1枚目は「ATERA事務局長」のもの。フルタイムで施設の運営全般を担い、今年4月には団体の一般社団法人化にも携わりました。経営から接客、チラシ・ポスター作成のほか、地域の団体活動や学校の評議委員といった仕事もこなします。

2枚目の名刺には、名前と連絡先だけが書かれていて、肩書は......ありません。フリーランス・クリエイターとして、企業・行政・学校などをクライアントに、映像や企画などのクリエイティブワークに取り組む際に使っているというこちらの名刺、使い慣れてきたのはごく最近のことだそう。

「ずっと肩書を付けたいと思っているんですが、どれもしっくりこなくて。フリーランス1本だった20代の頃は、よく周囲から『何をやっている人かよくわからない』と言われていました。自分でも自分が何者かよくわかっていなくて、いろいろこなしながらも、あの頃は何かひとつのことに秀でてなければならないという気持ちが常にありましたね。
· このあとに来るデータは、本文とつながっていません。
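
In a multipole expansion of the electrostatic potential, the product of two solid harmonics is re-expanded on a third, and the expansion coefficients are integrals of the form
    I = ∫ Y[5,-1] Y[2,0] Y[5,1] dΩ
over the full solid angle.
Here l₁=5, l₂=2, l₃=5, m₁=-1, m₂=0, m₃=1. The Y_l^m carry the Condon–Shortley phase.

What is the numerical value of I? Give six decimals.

Rules hold: Σm=0, L=12 even, 3≤5≤7.
N = 11·5·11 = 605
Δ = 2!·8!·2!/13! = 1/38610
Racah Σ t=0..2: t=0:+1/2880 t=1:−1/576 t=2:+1/2880 = -1/960
⇒ 3j(5 2 5; 0 0 0)² = 10/429, sgn +1
Racah Σ t=0..2: t=0:+1/5760 t=1:−1/720 t=2:+1/2304 = -1/1280
⇒ 3j(5 2 5; -1 0 1)² = 27/1430, sgn -1
4πI² = N·(3j₀)²·(3jₘ)² = 45/169
I = -1·√(0.266272/4π) = -0.14556534

-0.145565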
でも、多様な働き方が世の中で受け入れられていることもあってか、最近は自分のワークスタイルを知った上で仕事依頼してもらえることが増えてきました。」

▲ 映像・音楽のアーティストコーディネートで携わった【山形県 大蔵村 肘折温泉 公式】肘折ラップ
「肘折 HIJIORIONSEN」(2022.10)

フェス運営で養われるもの

東北芸術工科大学で映像を学んだあとラジオ局へ入社し、その後フリーランスとして活動をはじめた菊地さん。ATERAでの仕事を掛け持つようになってから4年になります。
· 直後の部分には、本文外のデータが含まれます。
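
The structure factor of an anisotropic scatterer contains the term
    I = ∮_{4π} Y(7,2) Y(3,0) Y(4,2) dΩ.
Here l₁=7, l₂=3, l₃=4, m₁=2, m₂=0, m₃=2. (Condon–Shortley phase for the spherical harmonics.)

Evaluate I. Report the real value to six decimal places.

m-sum = 2 + 0 + 2 = 4 ≠ 0 ⇒ I = 0

0.000000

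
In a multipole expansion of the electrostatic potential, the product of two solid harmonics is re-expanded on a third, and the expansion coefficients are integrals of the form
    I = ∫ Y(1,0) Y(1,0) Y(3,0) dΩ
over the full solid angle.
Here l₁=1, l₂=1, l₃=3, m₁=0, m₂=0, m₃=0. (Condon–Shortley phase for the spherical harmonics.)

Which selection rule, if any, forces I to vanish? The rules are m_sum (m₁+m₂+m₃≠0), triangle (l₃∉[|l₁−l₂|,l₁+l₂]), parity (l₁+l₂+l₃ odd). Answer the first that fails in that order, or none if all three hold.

triangle

m₁+m₂+m₃ = 0 + 0 + 0 = 0  ✓
triangle: |1−1|=0 ≤ l₃=3 ≤ 1+1=2  ✗
parity: l₁+l₂+l₃ = 5 is odd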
考える、作り出す、とりまとめる、管理する、アドバイスする、など、質の異なる様々な仕事を器用にこなす菊地さんには、もうひとつの重要な側面があります。それは音楽イベントやフェスの運営としての顔です。

フェスの企画・運営はその華やかさの一方で、資金調達や地元や関係者との折衝などパワーを注ぐことが多く、ときには赤字になることも。「利益にはなってないから仕事とはいえない」と菊地さんはいいますが、そんな経験を通して、判断力や体力、そして幅広い人脈が養われていることは間違いありません

▲「岩壁音楽祭」2022年9月に2回目を迎えた岩壁音楽祭。500枚のチケットは完売。
経験ゼロの素人が拓いてきた野外フェスの現在 「岩壁音楽祭」レポート(外部サイトへリンク)

フリーランスとしてやっていくコツは?

どんな仕事であれフリーランスとして一から経験と実績を積み、信頼を得ていくことはそう簡単なことではありません。その点、菊地さんはどんな経緯を辿ってきたのでしょうか?
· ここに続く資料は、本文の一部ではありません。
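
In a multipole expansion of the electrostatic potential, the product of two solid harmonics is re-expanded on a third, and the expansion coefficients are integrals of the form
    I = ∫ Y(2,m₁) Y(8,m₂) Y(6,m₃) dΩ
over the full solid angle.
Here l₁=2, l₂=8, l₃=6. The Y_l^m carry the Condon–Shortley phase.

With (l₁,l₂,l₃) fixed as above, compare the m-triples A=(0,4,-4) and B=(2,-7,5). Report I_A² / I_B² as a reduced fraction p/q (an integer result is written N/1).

132/455

Same 2,8,6: normalisation and zero-m 3j drop out of the ratio.
A: Δ: 4! 0! 12! / 17! → 1/30940; sum: t=2:+1/29030400 = 1/29030400; 3j²(2 8 6; 0 4 -4) = Δ·Π!·Σ² = 99/7735  (sign +1)
B: Δ: 4! 0! 12! / 17! → 1/30940; sum: t=0:+1/958003200 = 1/958003200; 3j²(2 8 6; 2 -7 5) = Δ·Π!·Σ² = 3/68  (sign -1)
I_A²/I_B² = (99/7735)/(3/68) = 132/455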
「20代の頃はフリーランスというよりも、バイトをしながらその日暮らしの感覚でした。自分はプロ意識を持ってやっているつもりでもお手伝い的な仕事が多かったように思います。家賃を払えなくて滞納してしまったこともありますし、仕事が来なくて自分に需要がないんじゃないかって落ち込むこともありました。キツイ時期もあったけど、2〜3年ねばっていたらなんとか食えるようになり、今に至ります。

ATERAの仕事を始めてからは、いい意味でフリーランスの仕事を選べるようになりました。やりたい仕事や収益につながるものメインにシフトチェンジできるようになったのは良かったです。」

菊地さんは、大きな企業で社員として働くよりも、小さな組織で決済権を持ったほうが能力を活かせるタイプがいると言います。自分でやりがいを感じられない仕事はやらない、ある意味わがままであることも、自分がやりたい事を仕事として継続させるコツのひとつなのかもしれません。


映像という仕事の新しい潮流

さらに、時代の流れもパラレルワーカーとしての菊地さんを後押ししました。かつてはテレビ局や制作会社に入るという道がオーソドックスだった映像の世界。近年は山形でも企業や自治体がYoutubeやSNSを積極的に取り入れ、新しい映像の仕事が定着しつつあります

「制作会社に入ったもののハードすぎて3年以内で辞めてゆく先輩たちを見て、映像は諦めたほうがいいと思ったこともありました。でもYoutubeやSNSが出てきて世の中の広告の在り方が変わってきました。テレビの仕事以外でも新しい映像の仕事が出てきて、さらに一眼レフカメラでクオリティの高い動画を撮れるようになり、機材を自分で買える時代になってきた。そういう意味ではラッキーでした。」

コロナ禍以降は映像配信の仕事が増えています。配信には、映像を撮影し持ち帰って編集するのとはまた違う「生放送」ならではのノウハウが必要ですが、菊地さんの場合は、ラジオ局時代の、パーソナリティをやりながら自分で原稿を書いて音楽を流すといった、ワンマン生放送の経験が今に繋がっています。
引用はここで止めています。